When I see the Halloween section, I hear the distinctive click click click of a roller coaster cart climbing up to October 31st, after which I will be jerked and jostled around until somehow it’s January 10th. I am broke and sick, and half my family is furious with the other half of my family, but no one quite knows why. Something to do with jellied cranberry sauce? Sides were taken. Grandpa announced that this was the hill he would die on, but I can’t remember if he was for or against jellied cranberry sauce, and he’s refusing to discuss it.

Halloween kicks off the holiday season. It begins with that one bag of fun size candy bars and ends with pulling Christmas lights off of the house mid January, exhausted and depleted.

At least, that’s how it used to be for me. I used to dread Halloween because I knew it started the holiday roller coaster, filled with extra shopping, cooking, and time management for the entire family.

Forget about The Nightmare Before Christmas; adulthood felt like a series of nightmares. There’s one before Halloween, Thanksgiving, Christmas Eve, Christmas, New Year’s Eve, AND New Year’s Day. There are many additions and subtractions for you and yours, but the idea doesn’t change. If you are the adult in charge, holidays can be horrible.

Time meant to bring loved ones together to celebrate their traditions tend to end up with at least one adult person crying alone in the laundry room.

What is going wrong here?

We think it has to do with a breakdown in conversations regarding shared values. When was the last time you asked your kids what they look forward to about Halloween? When was the last time you asked your spouse or partner what they love about Thanksgiving or all the other winter holidays?

When was the last time you asked YOURSELF what you look forward to and what you love about the holidays you spend so much thought, time, and money preparing for?
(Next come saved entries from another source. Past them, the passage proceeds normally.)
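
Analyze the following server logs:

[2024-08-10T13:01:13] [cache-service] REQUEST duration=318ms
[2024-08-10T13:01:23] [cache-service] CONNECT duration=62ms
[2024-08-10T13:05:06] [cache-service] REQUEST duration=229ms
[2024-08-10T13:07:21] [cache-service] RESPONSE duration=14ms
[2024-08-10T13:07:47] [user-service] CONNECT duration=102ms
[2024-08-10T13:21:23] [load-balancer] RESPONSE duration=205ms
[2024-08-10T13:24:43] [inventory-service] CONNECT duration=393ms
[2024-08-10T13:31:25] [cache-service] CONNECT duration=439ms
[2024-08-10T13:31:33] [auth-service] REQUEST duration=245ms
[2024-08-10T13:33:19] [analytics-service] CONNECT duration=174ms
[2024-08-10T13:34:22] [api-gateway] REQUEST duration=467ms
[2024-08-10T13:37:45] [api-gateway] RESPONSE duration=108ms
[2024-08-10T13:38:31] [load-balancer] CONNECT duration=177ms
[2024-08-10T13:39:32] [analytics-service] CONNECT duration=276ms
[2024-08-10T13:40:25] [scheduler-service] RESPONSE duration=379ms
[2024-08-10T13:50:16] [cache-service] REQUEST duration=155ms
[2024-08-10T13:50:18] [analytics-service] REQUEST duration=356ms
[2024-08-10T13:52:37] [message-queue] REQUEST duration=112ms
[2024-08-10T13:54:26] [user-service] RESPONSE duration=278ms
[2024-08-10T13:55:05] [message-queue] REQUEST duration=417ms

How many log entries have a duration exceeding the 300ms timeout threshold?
7

To count timeouts:

1. Threshold: 300ms
2. Extract duration from each log entry
3. Count entries where duration > 300
4. Timeout count: 7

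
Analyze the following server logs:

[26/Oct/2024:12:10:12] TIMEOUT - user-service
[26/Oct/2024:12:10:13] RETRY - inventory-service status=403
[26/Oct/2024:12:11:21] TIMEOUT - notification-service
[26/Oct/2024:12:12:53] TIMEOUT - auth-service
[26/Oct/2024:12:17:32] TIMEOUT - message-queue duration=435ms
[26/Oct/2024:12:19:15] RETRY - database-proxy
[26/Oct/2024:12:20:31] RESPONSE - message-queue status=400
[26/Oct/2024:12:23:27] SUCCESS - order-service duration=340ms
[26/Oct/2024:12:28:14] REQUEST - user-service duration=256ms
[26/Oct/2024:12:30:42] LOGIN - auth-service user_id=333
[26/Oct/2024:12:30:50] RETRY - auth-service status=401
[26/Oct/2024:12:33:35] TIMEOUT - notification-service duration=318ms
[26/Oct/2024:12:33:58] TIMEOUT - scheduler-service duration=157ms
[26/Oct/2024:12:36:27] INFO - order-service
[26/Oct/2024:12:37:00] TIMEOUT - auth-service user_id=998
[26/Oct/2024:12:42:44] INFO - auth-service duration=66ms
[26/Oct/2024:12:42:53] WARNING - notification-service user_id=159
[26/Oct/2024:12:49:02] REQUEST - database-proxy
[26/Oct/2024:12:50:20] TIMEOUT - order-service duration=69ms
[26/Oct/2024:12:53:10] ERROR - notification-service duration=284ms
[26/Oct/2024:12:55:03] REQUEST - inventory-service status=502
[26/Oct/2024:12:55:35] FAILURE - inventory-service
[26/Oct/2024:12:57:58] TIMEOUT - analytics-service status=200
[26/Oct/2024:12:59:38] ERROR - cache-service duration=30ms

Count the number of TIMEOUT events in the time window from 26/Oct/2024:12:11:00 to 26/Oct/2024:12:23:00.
3

To count events in the time window:

1. Window boundaries: 26/Oct/2024:12:11:00 to 26/Oct/2024:12:23:00
2. Filter for TIMEOUT events within this window
3. Count matching events: 3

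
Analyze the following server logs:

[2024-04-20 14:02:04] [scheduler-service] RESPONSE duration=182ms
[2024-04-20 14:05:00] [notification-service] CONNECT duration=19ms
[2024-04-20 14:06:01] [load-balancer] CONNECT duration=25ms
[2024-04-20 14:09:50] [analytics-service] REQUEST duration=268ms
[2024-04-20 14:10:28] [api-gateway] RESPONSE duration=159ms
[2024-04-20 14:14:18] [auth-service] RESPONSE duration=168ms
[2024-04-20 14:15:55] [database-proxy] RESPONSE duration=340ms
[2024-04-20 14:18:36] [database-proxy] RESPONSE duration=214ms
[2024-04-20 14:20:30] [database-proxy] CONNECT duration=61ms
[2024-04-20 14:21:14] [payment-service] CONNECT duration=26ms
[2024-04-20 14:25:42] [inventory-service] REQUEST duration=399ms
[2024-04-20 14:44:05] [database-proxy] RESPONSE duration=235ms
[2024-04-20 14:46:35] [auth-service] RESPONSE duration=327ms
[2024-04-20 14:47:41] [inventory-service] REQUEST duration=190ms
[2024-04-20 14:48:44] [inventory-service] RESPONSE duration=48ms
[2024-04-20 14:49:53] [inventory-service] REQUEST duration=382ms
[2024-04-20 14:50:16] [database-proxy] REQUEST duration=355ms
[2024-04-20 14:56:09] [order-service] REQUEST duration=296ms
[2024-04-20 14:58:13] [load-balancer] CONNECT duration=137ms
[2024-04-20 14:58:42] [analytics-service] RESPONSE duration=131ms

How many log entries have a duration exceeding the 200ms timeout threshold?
9

To count timeouts:

1. Threshold: 200ms
2. Extract duration from each log entry
3. Count entries where duration > 200
4. Timeout count: 9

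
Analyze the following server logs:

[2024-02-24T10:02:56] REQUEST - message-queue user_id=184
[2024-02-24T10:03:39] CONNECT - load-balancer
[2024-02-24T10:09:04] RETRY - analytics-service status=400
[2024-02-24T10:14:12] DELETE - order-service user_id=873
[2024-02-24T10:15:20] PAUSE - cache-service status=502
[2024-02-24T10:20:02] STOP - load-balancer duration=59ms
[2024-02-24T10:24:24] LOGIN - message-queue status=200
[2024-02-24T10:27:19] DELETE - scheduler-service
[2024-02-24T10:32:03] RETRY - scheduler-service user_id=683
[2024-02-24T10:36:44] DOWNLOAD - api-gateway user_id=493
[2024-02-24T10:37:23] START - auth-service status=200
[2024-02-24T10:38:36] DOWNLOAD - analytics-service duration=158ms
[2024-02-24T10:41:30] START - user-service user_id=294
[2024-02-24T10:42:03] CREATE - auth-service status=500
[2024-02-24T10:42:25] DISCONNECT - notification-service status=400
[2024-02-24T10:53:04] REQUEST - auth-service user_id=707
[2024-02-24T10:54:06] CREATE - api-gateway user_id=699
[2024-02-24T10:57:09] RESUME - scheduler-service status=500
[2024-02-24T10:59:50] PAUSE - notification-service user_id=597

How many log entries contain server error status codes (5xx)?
3

To find matching entries:

1. Pattern to match: server error status codes (5xx)
2. Scan each log entry for the pattern
3. Count matches: 3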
This is an opportunity to meet expectations. And we can only meet expectations when those expectations have been clearly defined.

Let’s look at an example.

I asked my older son what he wanted to do on Christmas Eve. He reeled off what we usually do on Christmas Eve. I said we can do that but do you want to? He looked surprised and then laughed. We tended to do a couple of things because we had been doing them for most of his life, and they didn’t hold much interest for him. So we cut those out. Then he talked about stuff we did that he liked and wanted to keep doing. He was kind enough to ask me the same questions, and as we talked, we came up with a Christmas Eve that sounded low-key. Instead of party hopping, we would swing by the family party for drinks and snacks. Then just the two of us would go to dinner and a movie at an outdoor mall with pretend snow!

You might be cringing at our plans, and that is okay! The point is to have conversations about how to enjoy your holidays in ways that honor the shared values of your family and not the random expectations of the world at large.

Commercials show us a long table with people crowded around it. There’s so much food you can’t even see the surface. Everyone is smiling. Someone is wielding a knife. There are seven kinds of pies.

This is what a “normal American holiday” is supposed to look like. If it’s just you and your Nana watching football and eating fast food off tv trays, then somehow you have failed.

Bullshit.

They’re your holidays. Enjoy them in the way that best serves you and yours. Tell Nana to warm up the set. I’ll be there with a bag of tacos by noon.